МИССИС ДАЙЕР: И еще одна его странность: он разговаривает у себя в комнате сам с собой. Я слышала. Говорят, люди творческие бывают немного со сдвигом. Но у него бездна обаяния. Я ему сказала: была бы я лет на пятьдесят моложе… А он чмокнул меня в лоб и ответил, что будет держать меня про запас на случай, если так и не доберется до алтаря.
ОЛИВЕР: Я же сказал вам, я решил наладить свое житье. Насчет спортивных снарядов это я приврал, сознаюсь, — да я бы, только напяливая кроссовки, уже умер от разрыва сердца.

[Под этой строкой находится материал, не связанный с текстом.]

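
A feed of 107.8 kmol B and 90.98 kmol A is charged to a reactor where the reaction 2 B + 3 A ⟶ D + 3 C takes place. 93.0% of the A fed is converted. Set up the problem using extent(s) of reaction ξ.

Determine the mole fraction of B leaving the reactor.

A reacted = 0.93 × 90.98 = 84.61 kmol; ν_A = −3, so ξ = 84.61/3 = 28.2 kmol.
Outlet amounts (n = n₀ + ν ξ):
  B: 107.8 − 2(28.2) = 51.39
  A: 90.98 − 3(28.2) = 6.369
  D: 0 + 1(28.2) = 28.2
  C: 0 + 3(28.2) = 84.61
Total out = 170.6 kmol; y_B = 51.39 / 170.6 = 0.3013.

0.301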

Но в прочих отношениях… Мне надо позаботиться о следующих двух вещах: во-первых, по будням всегда быть свободным после обеда, на случай если она меня пригласит; а во-вторых, зарабатывать довольно, чтобы оплачивать оба жилища — вавилонские чертоги в Вест-Энде и спартанскую нору в северной части Лондона. Как? Очень просто: я работаю по субботам и воскресеньям. Помимо всего прочего, это отвлекает мои мысли от стоук-ньюингтонского вомбата и его уютного логова.
Работу я сменил. Теперь работаю в «Английском колледже мистера Тима». Что-то в его имени мне подсказывает, что мистер Тим и сам не совсем, как бы это сказать, английской породы. Но я придерживаюсь гуманитарного взгляда, что именно это обстоятельство притягивает к нему симпатии разноязыкой вавилонской толпы, и она обращается к нему за помощью. Колледж этот пока еще не получил официального статуса — мистер Тим так перегружен пастырскими заботами, что все никак не соберется обратиться за одобрением в Британский Совет. (А ведь даже презренная школа имени Шекспира и та удостоилась признания.) Как следствие этого наши классы отнюдь не переполнены саудовскими принцами. Знаете, как некоторые наши учащиеся добывают себе средства на оплату учения? Расхаживают по людным улицам лондонского центра и раздают соответствующего вида прохожим листовки, рекламирующие «Английский колледж мистера Тима». Рыба кормится своим хвостом. Мистер Тим, между прочим, не признает таких педагогических новшеств, как лингафонные кабинеты, и таких вековых заведений, как библиотеки; и еще того менее он склонен к разделению учащихся по способностям. Вы не слышите ли в голосе Оливера, обычно вполне безразличном, нечто вроде визгливого морального негодования? Наверно, слышите. Наверно, я сам подвергся еще большим изменениям, чем моя работа. Я ведь преподаю английский как иностранный. Никто не улавливает иронию. Английский как иностранный. Не чувствуете? Но если учить английскому как иностранному, ничего удивительного, что наши выпускники не в состоянии купить себе в автобусе билет до Бейсуотера. Почему бы не учить английский как английский, хотелось бы мне знать?